Abondance de lois mais aucun impact sur le logement

Honnêtement, je ne suis même pas arrivé à faire une liste complète de toutes les lois votées sur le sujet, qui se sont empilées les unes sur les autres. Depuis que le logement est devenu un sujet politique (il y a environ un siècle et demi), le rythme de l’ingérence publique n’a fait qu’augmenter, et depuis les années 1990 nous sommes passés à une nouvelle loi tous les un ou deux ans en moyenne… soit à chaque changement de ministre en gros. L’accès au logement est l’un des domaines privilégiés de la législation émotionnelle à répétition, à l’instar de la folie sécuritaire. Pour autant, les difficultés liées au logement ne se sont pas arrangées. Dans son rapport 2011 sur le mal-logement, la Fondation Abbé Pierre a dressé un constat assez édifiant :

Dans une société aussi organisée et riche que la nôtre, et sensée par ailleurs être “solidaire“, on se demande comment il est possible qu’1% de la population soit privé de domicile personnel, et qu’il y ait plus de 130 000 personnes vivant dans la rue. Surtout pour un pays dont les dépenses publiques s’élèvent désormais à plus de 1000 milliards d’euros chaque année !

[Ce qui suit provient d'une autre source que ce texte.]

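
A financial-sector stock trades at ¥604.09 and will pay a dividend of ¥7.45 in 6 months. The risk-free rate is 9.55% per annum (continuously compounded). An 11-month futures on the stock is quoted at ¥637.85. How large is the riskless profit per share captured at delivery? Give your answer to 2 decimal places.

¥13.75 per share

PV(dividends) I = 7.45·e^(−0.0955·6/12) = 7.1026
Fair futures F* = (S − I)·e^(rT) = (604.09 − 7.1026)·e^0.087542 = 596.9874 × 1.091488 = 651.6046
Market ¥637.85 < fair 651.6046: forward underpriced → reverse cash-and-carry (short the stock, invest proceeds at r, pay the dividends, go long the forward).
Profit at T = |F_mkt − F*| = |637.85 − 651.6046| = ¥13.75 per share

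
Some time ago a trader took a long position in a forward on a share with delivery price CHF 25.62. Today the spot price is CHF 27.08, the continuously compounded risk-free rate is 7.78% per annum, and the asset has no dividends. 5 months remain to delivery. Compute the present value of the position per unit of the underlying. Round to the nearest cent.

CHF 2.28

Current fair forward for the remaining 5 months: F = S·e^(r·T), r = 0.0778
F = 27.08 · e^(0.0778 × 5/12) = 27.08 × 1.032948 = 27.9722
Value of long forward = (F − K)·e^(−rT) = (27.9722 − 25.62) · e^(−0.0778·5/12)
= 2.3522 × 0.968103 = 2.28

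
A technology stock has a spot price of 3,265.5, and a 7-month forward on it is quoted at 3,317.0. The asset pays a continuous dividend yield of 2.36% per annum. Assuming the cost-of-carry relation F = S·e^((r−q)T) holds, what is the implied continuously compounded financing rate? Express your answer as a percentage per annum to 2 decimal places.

5.04%

From F = S·e^((r−q)T): (r − q) = ln(F/S)/T
ln(3317.0/3265.5) = ln(1.015771) = 0.015648
(r − q) = 0.015648 / (7/12) = 0.026825
r = ln(F/S)/T + q = 0.026825 + 0.0236 = 0.050425
r = 5.04%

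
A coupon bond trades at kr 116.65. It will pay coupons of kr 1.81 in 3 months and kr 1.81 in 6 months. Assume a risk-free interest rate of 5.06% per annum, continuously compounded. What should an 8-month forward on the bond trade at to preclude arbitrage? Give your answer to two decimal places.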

Tout d’abord, il ne faut pas perdre de vue le fait que les situations des sans-domicile sont très hétérogènes. Dans son rapport annuel (2009), l’Inspection Générale des Affaires Sociales (IGAS), chargée du contrôle et de l’évaluation des politiques publiques de la sécurité sociale, a dressé une liste des différentes catégories (page 51) :

le «clochard», tel que le sens commun l’entend, qui subsiste très minoritairement, sédentarisé ou non, le «travailleur pauvre», employé ou ouvrier en emploi précaire, le «jeune» en rupture familiale ou issu d’une prise en charge institutionnelle (aide sociale à l’enfance, protection judiciaire de la jeunesse), les personnes en souffrance psychique ou à comportements addictifs, les étrangers dépourvus de titre de séjour, installés en France ou en transit, les anciens détenus, et les familles avec enfants expulsées de leur logement (un quart des personnes sans abri est accompagné d’enfants…).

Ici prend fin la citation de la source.